Factoring quadratics is an essential skill in algebra that helps to simplify expressions by breaking them down into simpler components. A quadratic expression is one that has a degree of two, such as \(x^2 - x - 6\). To factor a quadratic expression into two binomials, you need to find two numbers that *multiply* to give the last term (constant) and *add* to give you the middle term's coefficient. In our example:

• We need numbers that multiply to \(-6\).
• These numbers must also add up to \(-1\).
• After considering possibilities, we find \(-3\) and \(2\) work.

Thus, we can express the quadratic as two binomials: \((x - 3)(x + 2)\). These binomials are the factors of the quadratic equation.Understanding this concept is crucial because it lays the foundation for solving quadratic equations and simplifying algebraic expressions.

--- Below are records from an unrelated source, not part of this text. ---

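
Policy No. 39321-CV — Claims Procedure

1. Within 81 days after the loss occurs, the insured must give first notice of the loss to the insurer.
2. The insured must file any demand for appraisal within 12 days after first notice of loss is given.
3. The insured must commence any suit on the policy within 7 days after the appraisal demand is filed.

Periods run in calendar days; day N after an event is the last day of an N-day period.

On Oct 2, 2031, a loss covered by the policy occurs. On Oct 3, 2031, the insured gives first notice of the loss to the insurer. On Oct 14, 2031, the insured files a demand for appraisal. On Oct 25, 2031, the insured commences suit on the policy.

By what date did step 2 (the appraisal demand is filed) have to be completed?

Oct 15, 2031

Step 2 runs from Oct 3, 2031, when first notice of loss is given. 12 days after Oct 3, 2031 is Oct 15, 2031.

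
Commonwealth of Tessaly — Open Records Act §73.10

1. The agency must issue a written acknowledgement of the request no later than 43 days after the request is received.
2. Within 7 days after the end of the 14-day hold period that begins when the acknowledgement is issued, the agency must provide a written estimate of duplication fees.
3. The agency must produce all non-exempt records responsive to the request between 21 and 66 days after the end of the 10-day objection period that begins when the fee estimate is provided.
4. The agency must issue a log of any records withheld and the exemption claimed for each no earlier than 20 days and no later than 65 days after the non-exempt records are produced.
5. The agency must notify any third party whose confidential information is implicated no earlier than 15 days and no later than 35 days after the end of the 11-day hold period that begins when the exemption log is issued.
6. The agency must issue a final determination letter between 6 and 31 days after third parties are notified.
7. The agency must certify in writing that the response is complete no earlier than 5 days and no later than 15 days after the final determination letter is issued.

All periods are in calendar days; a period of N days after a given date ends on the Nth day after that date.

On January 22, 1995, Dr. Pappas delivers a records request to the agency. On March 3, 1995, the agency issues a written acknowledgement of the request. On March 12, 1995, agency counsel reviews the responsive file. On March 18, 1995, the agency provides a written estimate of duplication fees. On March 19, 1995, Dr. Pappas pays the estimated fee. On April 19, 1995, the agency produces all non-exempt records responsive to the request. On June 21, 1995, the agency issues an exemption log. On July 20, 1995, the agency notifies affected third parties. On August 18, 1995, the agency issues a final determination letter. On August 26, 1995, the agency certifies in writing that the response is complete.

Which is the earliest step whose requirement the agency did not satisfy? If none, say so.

(1) due by January 22, 1995 + 43 days = March 6, 1995; March 3, 1995 is within that limit.
(2) due by March 17, 1995 + 7 days = March 24, 1995; March 18, 1995 is within that limit.
(3) the permitted window runs from March 28, 1995 + 21 = April 18, 1995 to March 28, 1995 + 66 = June 2, 1995; April 19, 1995 falls inside that range.
(4) the permitted window runs from April 19, 1995 + 20 = May 9, 1995 to April 19, 1995 + 65 = June 23, 1995; done June 21, 1995, which is between those dates.
(5) the permitted window runs from July 2, 1995 + 15 = July 17, 1995 to July 2, 1995 + 35 = August 6, 1995; done July 20, 1995 — within the window.
(6) the permitted window runs from July 20, 1995 + 6 = July 26, 1995 to July 20, 1995 + 31 = August 20, 1995; done August 18, 1995 — within the window.
(7) the permitted window runs from August 18, 1995 + 5 = August 23, 1995 to August 18, 1995 + 15 = September 2, 1995; done August 26, 1995, which is between those dates.

None — every step was satisfied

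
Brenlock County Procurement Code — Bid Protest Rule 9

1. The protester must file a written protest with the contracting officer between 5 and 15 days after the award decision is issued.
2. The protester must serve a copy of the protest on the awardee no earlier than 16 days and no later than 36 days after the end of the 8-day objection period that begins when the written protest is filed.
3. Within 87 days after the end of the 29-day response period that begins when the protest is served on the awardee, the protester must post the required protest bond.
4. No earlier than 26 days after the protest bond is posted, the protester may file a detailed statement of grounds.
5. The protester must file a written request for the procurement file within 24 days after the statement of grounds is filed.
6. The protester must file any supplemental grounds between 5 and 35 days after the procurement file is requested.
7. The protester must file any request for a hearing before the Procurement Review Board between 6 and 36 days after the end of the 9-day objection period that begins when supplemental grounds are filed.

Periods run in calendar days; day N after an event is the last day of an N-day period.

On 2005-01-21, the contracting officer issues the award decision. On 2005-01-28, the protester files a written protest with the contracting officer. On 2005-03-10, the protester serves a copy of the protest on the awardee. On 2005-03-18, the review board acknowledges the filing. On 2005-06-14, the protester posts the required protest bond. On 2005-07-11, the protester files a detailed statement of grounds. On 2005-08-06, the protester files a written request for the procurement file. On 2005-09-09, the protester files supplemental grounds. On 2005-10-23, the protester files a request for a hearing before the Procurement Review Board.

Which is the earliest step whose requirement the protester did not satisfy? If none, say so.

Step 5

(1) the permitted window runs from 2005-01-21 + 5 = 2005-01-26 to 2005-01-21 + 15 = 2005-02-05; 2005-01-28 falls inside that range.
(2) the permitted window runs from 2005-02-05 + 16 = 2005-02-21 to 2005-02-05 + 36 = 2005-03-13; done 2005-03-10, which is between those dates.
(3) due by 2005-04-08 + 87 days = 2005-07-04; completed 2005-06-14, before the deadline.
(4) permitted from 2005-06-14 + 26 days = 2005-07-10 onward; done 2005-07-11 — permitted.
(5) due by 2005-07-11 + 24 days = 2005-08-04; 2005-08-06 misses that deadline by 2 days.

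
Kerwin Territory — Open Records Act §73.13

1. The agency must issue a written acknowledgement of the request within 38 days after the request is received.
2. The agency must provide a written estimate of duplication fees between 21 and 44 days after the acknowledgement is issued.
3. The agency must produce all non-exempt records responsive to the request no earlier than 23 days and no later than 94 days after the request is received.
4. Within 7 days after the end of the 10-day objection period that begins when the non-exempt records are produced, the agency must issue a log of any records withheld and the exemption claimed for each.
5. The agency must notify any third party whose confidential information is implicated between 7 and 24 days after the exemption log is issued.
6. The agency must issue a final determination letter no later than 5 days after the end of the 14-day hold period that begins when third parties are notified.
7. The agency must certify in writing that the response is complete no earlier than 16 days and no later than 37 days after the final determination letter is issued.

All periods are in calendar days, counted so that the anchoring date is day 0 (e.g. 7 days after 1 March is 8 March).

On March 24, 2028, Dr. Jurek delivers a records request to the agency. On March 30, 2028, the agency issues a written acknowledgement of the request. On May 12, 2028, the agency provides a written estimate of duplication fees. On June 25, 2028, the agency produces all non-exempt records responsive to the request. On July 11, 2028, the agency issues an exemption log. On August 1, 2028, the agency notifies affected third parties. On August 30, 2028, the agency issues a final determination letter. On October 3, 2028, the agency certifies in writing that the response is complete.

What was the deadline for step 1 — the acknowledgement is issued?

May 1, 2028

Step 1 runs from March 24, 2028, when the request is received. 38 days after March 24, 2028 is May 1, 2028.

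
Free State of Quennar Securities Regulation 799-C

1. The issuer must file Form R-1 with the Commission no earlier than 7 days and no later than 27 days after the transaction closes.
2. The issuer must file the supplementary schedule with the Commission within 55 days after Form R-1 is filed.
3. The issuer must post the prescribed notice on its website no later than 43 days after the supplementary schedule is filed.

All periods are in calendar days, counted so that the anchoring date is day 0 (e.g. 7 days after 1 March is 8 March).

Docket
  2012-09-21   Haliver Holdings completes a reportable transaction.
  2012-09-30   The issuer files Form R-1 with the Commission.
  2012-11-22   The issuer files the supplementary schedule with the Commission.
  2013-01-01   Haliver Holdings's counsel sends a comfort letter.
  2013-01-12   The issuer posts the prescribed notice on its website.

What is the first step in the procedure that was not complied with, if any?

Step 3

Step 1 — 7 and 27 days from 2012-09-21 (when the transaction closes) are 2012-09-28 and 2012-10-18 respectively; done 2012-09-30 — within the window.
Step 2 — counting 55 days from 2012-09-30 (when Form R-1 is filed) gives a deadline of 2012-11-24; completed 2012-11-22, before the deadline.
Step 3 — counting 43 days from 2012-11-22 (when the supplementary schedule is filed) gives a deadline of 2013-01-04; 2013-01-12 misses that deadline by 8 days.
Later steps need not be reached.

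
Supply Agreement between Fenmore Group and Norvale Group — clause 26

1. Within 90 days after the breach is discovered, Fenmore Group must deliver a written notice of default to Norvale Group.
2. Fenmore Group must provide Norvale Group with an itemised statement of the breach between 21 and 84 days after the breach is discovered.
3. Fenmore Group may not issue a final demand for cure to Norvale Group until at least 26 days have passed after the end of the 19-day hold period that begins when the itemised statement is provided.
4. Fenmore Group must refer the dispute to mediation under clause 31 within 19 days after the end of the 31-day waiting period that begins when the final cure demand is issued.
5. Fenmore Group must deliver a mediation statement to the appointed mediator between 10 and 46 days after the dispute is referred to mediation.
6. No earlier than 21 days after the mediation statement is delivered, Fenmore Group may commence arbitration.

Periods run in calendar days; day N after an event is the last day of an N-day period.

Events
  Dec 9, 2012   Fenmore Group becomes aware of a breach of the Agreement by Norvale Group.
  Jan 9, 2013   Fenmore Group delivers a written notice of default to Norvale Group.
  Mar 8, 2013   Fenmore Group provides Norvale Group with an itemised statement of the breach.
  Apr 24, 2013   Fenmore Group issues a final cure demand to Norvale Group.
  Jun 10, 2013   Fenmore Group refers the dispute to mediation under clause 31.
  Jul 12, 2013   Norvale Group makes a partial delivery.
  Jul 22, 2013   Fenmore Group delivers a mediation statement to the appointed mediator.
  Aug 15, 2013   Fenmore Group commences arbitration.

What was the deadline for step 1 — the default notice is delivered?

Mar 9, 2013

Step 1 runs from Dec 9, 2012, when the breach is discovered. 90 days after Dec 9, 2012 is Mar 9, 2013.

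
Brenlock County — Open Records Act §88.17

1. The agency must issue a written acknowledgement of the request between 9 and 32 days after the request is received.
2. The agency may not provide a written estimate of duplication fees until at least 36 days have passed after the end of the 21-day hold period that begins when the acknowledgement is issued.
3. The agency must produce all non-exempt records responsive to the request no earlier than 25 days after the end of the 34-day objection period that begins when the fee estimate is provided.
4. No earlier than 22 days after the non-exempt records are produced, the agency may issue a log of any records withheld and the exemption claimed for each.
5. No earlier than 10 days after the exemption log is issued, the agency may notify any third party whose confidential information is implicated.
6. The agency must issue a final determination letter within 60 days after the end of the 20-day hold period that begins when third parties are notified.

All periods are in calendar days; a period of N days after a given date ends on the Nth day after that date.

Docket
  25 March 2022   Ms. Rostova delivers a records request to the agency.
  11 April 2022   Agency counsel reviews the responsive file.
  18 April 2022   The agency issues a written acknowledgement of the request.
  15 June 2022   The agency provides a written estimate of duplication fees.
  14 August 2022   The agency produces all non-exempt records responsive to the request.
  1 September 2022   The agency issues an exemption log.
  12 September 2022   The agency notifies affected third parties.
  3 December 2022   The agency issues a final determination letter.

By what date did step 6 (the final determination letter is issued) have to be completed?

Third parties are notified on 12 September 2022; the 20-day hold period therefore ends 2 October 2022, and step 6 runs from that date. 60 days after 2 October 2022 is 1 December 2022.

1 December 2022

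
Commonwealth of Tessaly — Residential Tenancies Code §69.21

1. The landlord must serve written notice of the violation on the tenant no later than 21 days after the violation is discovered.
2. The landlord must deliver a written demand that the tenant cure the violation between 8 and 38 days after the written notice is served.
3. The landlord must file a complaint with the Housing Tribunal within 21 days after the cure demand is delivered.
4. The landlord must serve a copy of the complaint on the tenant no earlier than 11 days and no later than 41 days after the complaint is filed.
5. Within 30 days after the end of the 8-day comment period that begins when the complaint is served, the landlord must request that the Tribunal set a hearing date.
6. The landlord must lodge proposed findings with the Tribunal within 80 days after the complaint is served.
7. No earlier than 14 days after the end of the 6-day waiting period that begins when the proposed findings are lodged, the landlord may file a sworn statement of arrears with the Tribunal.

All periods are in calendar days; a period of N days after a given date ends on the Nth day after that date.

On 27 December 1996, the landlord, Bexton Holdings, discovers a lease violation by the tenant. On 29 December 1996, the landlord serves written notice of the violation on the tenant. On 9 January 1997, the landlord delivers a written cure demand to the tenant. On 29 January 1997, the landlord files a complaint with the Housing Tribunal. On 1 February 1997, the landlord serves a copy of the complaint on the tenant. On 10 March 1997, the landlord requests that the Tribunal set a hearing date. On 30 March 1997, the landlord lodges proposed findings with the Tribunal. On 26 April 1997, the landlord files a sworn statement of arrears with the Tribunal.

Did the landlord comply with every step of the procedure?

Step 1 — counting 21 days from 27 December 1996 (when the violation is discovered) gives a deadline of 17 January 1997; completed 29 December 1996, before the deadline.
Step 2 — 8 and 38 days from 29 December 1996 (when the written notice is served) are 6 January 1997 and 5 February 1997 respectively; done 9 January 1997, which is between those dates.
Step 3 — counting 21 days from 9 January 1997 (when the cure demand is delivered) gives a deadline of 30 January 1997; 29 January 1997 is within that limit.
Step 4 — 11 and 41 days from 29 January 1997 (when the complaint is filed) are 9 February 1997 and 11 March 1997 respectively; 1 February 1997 is 8 days too early.
No need to go further; step 4 was not satisfied.

No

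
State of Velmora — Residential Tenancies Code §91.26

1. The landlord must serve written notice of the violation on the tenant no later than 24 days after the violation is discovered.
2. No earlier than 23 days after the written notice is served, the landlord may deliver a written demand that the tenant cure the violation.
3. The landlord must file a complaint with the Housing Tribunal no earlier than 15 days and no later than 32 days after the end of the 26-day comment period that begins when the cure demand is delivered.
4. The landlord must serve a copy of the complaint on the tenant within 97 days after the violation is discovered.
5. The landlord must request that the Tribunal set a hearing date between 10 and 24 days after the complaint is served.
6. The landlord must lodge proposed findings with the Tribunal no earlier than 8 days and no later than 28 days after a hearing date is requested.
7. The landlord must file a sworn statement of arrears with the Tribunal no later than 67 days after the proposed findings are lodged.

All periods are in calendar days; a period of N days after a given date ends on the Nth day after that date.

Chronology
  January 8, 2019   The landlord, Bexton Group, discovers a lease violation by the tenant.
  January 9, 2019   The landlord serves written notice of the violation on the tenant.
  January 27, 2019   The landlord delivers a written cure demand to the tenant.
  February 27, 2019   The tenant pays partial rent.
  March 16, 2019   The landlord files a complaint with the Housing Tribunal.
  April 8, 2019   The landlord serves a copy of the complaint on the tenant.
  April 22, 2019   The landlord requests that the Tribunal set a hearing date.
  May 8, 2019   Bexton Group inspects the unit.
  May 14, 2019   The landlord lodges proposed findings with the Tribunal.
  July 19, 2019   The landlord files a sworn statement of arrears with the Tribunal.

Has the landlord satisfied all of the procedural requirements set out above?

(1) due by January 8, 2019 + 24 days = February 1, 2019; January 9, 2019 is within that limit.
(2) permitted from January 9, 2019 + 23 days = February 1, 2019 onward; acted on January 27, 2019, 5 days prematurely.
The analysis stops there.

No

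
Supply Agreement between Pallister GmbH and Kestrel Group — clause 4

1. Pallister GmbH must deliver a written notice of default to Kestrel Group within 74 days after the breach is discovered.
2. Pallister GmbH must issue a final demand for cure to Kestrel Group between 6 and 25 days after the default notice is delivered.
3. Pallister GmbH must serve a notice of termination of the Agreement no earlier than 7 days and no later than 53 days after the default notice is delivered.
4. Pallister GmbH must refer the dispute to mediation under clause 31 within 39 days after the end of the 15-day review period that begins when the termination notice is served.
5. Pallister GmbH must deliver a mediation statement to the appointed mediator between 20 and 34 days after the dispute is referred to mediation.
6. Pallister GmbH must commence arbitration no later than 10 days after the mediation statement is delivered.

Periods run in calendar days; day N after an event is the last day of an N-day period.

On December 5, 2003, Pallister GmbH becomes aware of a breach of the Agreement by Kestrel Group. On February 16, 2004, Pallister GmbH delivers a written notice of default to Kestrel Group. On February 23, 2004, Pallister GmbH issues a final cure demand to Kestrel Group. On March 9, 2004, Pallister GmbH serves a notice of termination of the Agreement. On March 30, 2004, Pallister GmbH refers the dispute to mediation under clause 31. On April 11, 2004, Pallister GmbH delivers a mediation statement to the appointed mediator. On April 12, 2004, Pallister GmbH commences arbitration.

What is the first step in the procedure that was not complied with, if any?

Step 1: 74 days after December 5, 2003 (when the breach is discovered) is February 17, 2004; February 16, 2004 is within that limit.
Step 2: the window is 6–25 days after February 16, 2004 (when the default notice is delivered), so February 22, 2004 through March 12, 2004; February 23, 2004 falls inside that range.
Step 3: the window is 7–53 days after February 16, 2004 (when the default notice is delivered), so February 23, 2004 through April 9, 2004; done March 9, 2004 — within the window.
Step 4: 39 days after March 24, 2004 (end of the 15-day review period, which began when the termination notice is served on March 9, 2004) is May 2, 2004; completed March 30, 2004, before the deadline.
Step 5: the window is 20–34 days after March 30, 2004 (when the dispute is referred to mediation), so April 19, 2004 through May 3, 2004; done April 11, 2004 — 8 days before the window opened.

Step 5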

Simplifying fractions makes an expression easier to understand and solve. It involves reducing the fraction to its simplest form with the smallest possible numerator and denominator.The initial fraction from the exercise was \(\frac{(x - 3)(x + 2)}{x - 3}\). A fraction is in its simplest form when the numerator and denominator are coprime, meaning they do not share any common factors other than 1.In our case:

• The numerator is already factored: \((x - 3)(x + 2)\).
• The denominator is \(x - 3\).
• Both contain the term \(x - 3\).

By simplifying this fraction, you make it easier to work with, reducing the complexity of subsequent calculations. It's particularly useful when dealing with more complex algebraic expressions.

Canceling common factors is the process of removing identical terms from both the numerator and the denominator of a fraction. This step is crucial in simplifying algebraic fractions.In the example \(\frac{(x - 3)(x + 2)}{x - 3}\), both the numerator and the denominator contain the factor \(x - 3\). Because of this, you can cancel \(x - 3\) from the numerator and the denominator, simplifying the expression to \(x + 2\).Remember:

• You can only cancel factors, not individual terms in addition or subtraction. Both parts of the fraction must have exactly the same factor.
• Canceling simplifies the expression to its simplest form, making it easier to interpret.

This technique is fundamental in algebra and essential for working efficiently with equations and expressions, as it reduces complexity and aids in solving problems more easily.